About Extracting A LoRA¶
Extracting a LoRA from a full AnyFlow transformer is possible in principle, but it is a conversion project rather than a training option. SimpleTuner includes experimental extraction scripts:
python scripts/extract_peft_lora.py \
Wan-AI/Wan2.1-T2V-1.3B-Diffusers \
nvidia/AnyFlow-Wan2.1-T2V-1.3B-Diffusers \
output/anyflow-wan21-1.3b-r32.safetensors \
--rank 32
For a LyCORIS/LoCon adapter, use scripts/extract_lycoris_adapter.py with the same arguments plus --algo locon.
The conversion does this:
- Load the matching Wan base transformer and the AnyFlow transformer.

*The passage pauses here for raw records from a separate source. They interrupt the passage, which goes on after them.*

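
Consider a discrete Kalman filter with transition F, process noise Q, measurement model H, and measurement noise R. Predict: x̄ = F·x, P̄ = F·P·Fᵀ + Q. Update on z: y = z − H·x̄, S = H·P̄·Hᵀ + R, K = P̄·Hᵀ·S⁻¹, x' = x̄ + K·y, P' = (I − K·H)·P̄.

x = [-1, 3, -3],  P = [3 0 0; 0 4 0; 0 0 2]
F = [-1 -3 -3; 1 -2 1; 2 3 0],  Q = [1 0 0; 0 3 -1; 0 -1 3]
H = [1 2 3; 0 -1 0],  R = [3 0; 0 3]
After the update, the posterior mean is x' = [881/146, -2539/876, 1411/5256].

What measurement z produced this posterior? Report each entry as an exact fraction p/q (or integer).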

- Diff matching linear-layer weights.
- Factorize each delta into low-rank LoRA matrices.
- Save a PEFT-compatible adapter with the exact target module list and rank.
- Validate that generation and downstream continuation still behave like the full AnyFlow checkpoint.
This is approximate and rank-dependent. The default script target set matches SimpleTuner's Wan PEFT defaults (to_q,to_k,to_v,to_out.0). Use --target-modules all-linear only if the downstream config also targets the same modules.
Current Limits¶
- The public NVIDIA AnyFlow model license is noncommercial; check the upstream model card before publishing derived adapters.
- AnyFlow validation is wired through the distiller scheduler hook for registered FlowMap-capable pipelines. Custom or external validation paths still need to pass
r_timesteportimestep_rinto the model component. - Full-rank online-teacher continuation still needs separate student and teacher wiring. LoRA continuation is the supported path for now.